In Manchester I would rather see a stall set up in the city centre (maybe with a couple of boats on stands for illustration but no more) that shows the problem. Perhaps some handing out of leaflets. Perhaps we could focus on the contrast between the waters that we are allowed to paddle and those that we are not? Definitely have a mass paddle up the canal and then all meet up for lunch in Picadilly Gardens in our paddling kit to hand out leaflets (leaving a few people to guard the boats at the canal).

I'm not against protest and I'm not against stunts. I just want to be sure that the overall campaign is not undermined by a single action that doesn't come off.

Posted: Thu Jul 05, 2007 12:19 pm
by little tim
SJ wrote:I am simply against any "stunts" that involve sitting around on dry land in boats or similar - they can be deflated too easily by a "why don't you paddle on that water just over there?" to which there is no comeback.
Of course there is.
"Yes, there I can, but that is a surprisingly uncommon occurrence. Did you know ...." etc

Posted: Thu Jul 05, 2007 12:20 pm
by Jay Oram
I will organise it but i will need a person from each city and a place where it is going to take place. These people will need to recruit people from the local areas and handle all the organising at their end.

I can get together the resources like the leaflet and the banners and make it available and easy to get to. I will draw up a "protest plan" like a city plan but for protests and send it to the person in charge, it will have to have parts changed to make it specific to the area though.

Then once it has enough people I can announce a time and date that would fit in with everyones calendar.

Jay

Posted: Thu Jul 05, 2007 12:21 pm
by phil_grice
In Manchester I would rather see a stall set up in the city centre (maybe with a couple of boats on stands for illustration but no more) that shows the problem. Perhaps some handing out of leaflets. Perhaps we could focus on the contrast between the waters that we are allowed to paddle and those that we are not? Definitely have a mass paddle up the canal and then all meet up for lunch in Picadilly Gardens in our paddling kit to hand out leaflets (leaving a few people to guard the boats at the canal).
I'm liking this idea! There are loads of canal boats around at the moment so we could increase awareness amongst them as well. I live right on the canal near Piccadilly station, just around the corner from the gardens etc. so we could paddle up there and leave boats locked up.

I'd be up for spending an Saturday afternoon in market street manning a stall and handing out fliers etc.

Posted: Thu Jul 05, 2007 12:23 pm
by little tim
I think before you do any of that you should speak to the BCU about it. You never know, they might support you!

Then I would speak to others who have done similar events and see if they have any suggestions.

Posted: Thu Jul 05, 2007 12:27 pm
by Jay Oram
Thanks little tim will do - :-)

Jay

Posted: Thu Jul 05, 2007 12:30 pm
by SJ
At the risk of getting too excited by the idea of a protest (without stunts!) in Manchester, we could split the event across two locations. There could be one stand set up on Canal Street, where we could leave boats on the Rochdale canal. The second stand could be carried from there to Picadilly Gardens.

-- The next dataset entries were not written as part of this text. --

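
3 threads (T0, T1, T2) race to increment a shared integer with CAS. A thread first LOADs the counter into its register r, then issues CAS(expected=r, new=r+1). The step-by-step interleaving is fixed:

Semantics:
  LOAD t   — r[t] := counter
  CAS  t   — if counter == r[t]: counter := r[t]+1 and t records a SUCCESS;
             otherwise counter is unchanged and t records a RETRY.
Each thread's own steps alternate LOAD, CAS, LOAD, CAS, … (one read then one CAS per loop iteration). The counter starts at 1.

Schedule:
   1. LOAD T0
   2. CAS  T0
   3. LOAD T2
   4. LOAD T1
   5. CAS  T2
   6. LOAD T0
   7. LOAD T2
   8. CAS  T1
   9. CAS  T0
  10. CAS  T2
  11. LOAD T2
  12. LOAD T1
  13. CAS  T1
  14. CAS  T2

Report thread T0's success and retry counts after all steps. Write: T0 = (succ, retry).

#1 T0 reads 1
#2 T0 CAS(1→2) writes; counter now 2
#3 T2 reads 2
#4 T1 reads 2
#5 T2 CAS(2→3) writes; counter now 3
#6 T0 reads 3
#7 T2 reads 3
#8 T1 CAS(2→3) fails; counter now 3
#9 T0 CAS(3→4) writes; counter now 4
#10 T2 CAS(3→4) fails; counter now 4
#11 T2 reads 4
#12 T1 reads 4
#13 T1 CAS(4→5) writes; counter now 5
#14 T2 CAS(4→5) fails; counter now 5

T0 = (2, 0)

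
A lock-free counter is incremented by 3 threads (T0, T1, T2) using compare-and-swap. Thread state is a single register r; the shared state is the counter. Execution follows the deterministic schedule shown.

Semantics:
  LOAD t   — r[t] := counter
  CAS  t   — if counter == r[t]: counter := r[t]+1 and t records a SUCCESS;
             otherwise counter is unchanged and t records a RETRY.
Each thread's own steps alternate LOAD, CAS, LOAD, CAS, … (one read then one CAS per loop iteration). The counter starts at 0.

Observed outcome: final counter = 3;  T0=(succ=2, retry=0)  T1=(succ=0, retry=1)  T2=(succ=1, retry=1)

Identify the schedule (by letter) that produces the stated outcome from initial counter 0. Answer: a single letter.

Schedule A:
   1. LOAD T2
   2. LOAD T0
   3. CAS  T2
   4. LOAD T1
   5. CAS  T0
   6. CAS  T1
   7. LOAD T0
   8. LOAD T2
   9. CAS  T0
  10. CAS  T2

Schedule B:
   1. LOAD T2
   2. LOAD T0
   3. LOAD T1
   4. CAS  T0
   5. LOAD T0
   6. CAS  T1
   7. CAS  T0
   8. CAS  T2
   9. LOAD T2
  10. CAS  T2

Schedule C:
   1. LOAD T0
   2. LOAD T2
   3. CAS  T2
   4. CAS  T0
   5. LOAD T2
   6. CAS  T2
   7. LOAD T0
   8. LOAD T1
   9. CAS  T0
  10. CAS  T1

Simulating candidate B:
[1] T2.load  rd  (counter 0, T2.r 0)
[2] T0.load  rd  (counter 0, T0.r 0)
[3] T1.load  rd  (counter 0, T1.r 0)
[4] T0.cas  hit  (counter 1, T0.r 0)
[5] T0.load  rd  (counter 1, T0.r 1)
[6] T1.cas  miss  (counter 1, T1.r 0)
[7] T0.cas  hit  (counter 2, T0.r 1)
[8] T2.cas  miss  (counter 2, T2.r 0)
[9] T2.load  rd  (counter 2, T2.r 2)
[10] T2.cas  hit  (counter 3, T2.r 2)

B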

We would need to scout out the route for practicalities. I seem to recall that portaging some of the locks on the Rochdale canal used to be a bit unpleasant. Parking for a large turnout of paddlers might be a bit of a challenge to organise - ought to be a paddle to/from the event rather than turning up with boats on cars.

Time of day and which day of the week needs to be carefully considered, although earlier posters have suggested that this should be a national effort of co-ordinated events. (My feeling is that a Saturday lunchtime would work best in the case of Manchester.)

Date? Needs to be good weather, so mid August might be a good time. Does this really give long enough to plan a national effort of co-ordinated events?

Posted: Thu Jul 05, 2007 12:34 pm
by Jay Oram
And would it be better if it was closer to the next reading of the access bill?

Anyone have access to the leaflets from WCA access petitions?